最初の一枚皮の量と最終的に靴として打ち抜けた皮の量の比が歩留まりです。歩留まりを良くするために皆さん努力しているようで最高は金沢の蒔絵でしょうか。使用する金箔の歩留まりを良くする為、散らばった金箔をほうきで集めるのは当然のこととして最後は餅にくっつけて回収するようです。


----------



## rukiak

Umeboshi said:


> 「歩留まり」の意味が理解できません。詳しく説明してくださる方、いらっしゃいますか。よろしくお願いします。
> ​http://dic.yahoo.co.jp/dsearch?enc=UTF-8&p=ぶどまり&dtype=0&stype=1&dname=0ss​




Umeboshiさんは日本人でしょうか？
よけいなおせっかいでしょうが、languageのプロフィールは日本語とか英語とかきちんと書いておいたほうがいいかと。そのほうが、回答者も、ポイントをしぼって説明しやすいでしょうから。
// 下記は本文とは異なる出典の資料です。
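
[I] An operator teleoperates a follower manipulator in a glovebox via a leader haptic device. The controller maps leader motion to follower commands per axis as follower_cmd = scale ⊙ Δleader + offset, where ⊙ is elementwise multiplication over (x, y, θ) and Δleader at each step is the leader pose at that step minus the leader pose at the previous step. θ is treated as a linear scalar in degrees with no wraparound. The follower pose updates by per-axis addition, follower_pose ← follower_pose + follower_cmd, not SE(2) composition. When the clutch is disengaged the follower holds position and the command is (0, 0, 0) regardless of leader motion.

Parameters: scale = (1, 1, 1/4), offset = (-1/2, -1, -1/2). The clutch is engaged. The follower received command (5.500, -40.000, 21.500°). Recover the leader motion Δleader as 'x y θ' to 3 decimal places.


6.000 -39.000 88.000

axis x: (5.500 − -1/2) / (1) = 6.000
axis y: (-40.000 − -1) / (1) = -39.000
axis θ: (21.500 − -1/2) / (1/4) = 88.000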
Umeboshiさんが日本人と仮定して、説明します。
yahooやgoogleで「歩留まり」と書いて検索ボタンを押せば、意味はもちろん、用例、用途に応じたニュアンスの違い、がでてきます。先ほどチェックしましたが、あれ以上の説明はないかと思います。
歩留まりは専門用語ですが、yahooやgoogleで検索して、１ページ目にでてくる１０件くらいだけでも目を通せば感じはつかめると思います。ここで質問するよりも確実だと思います。（もっと要点を絞られた質問や、他言語、他文化的な質問の場合は別ですが。）

もし、特定の用途での「歩留まり」の意味をお探しであるのなら、どの辺が分からないのかを詳細に付記したほうがレスがつきやすいと思います。​


----------



## Wishfull

Hi.
There was no 歩留まり　in my dictionary.
I didn't have that vocabulary until now.


----------



## wathavy

歩留まり＝良品率　です。
歩留まりが良い＝良品率が高い
歩留まりが悪い＝不良率が高い　（良品率が低い）

歩留まりという言葉自体は、私（日本人）ですらよく解って使っていません。
単純に、歩留まり＝直行率＝良品として、最後の工程まで製造される製品の割合
と理解しているだけです。

歩み（あゆみ）がとどまる（留まる）率。つまり、工場の中の、正常な製品の通る道から外れずに、前に歩く道に留まっているというようなニュアンスかもしれません。

どうでしょうか？


----------



## Flaminius

保留・貯蔵(とどめること)のできる製造物の割合ということではないでしょうか。確かに修飾要素が後置されるのは通常の順序ではありませんが、歩には歩合など比率を表す用法があります。


----------



## Ume

みなさん、ありがとうございます。


----------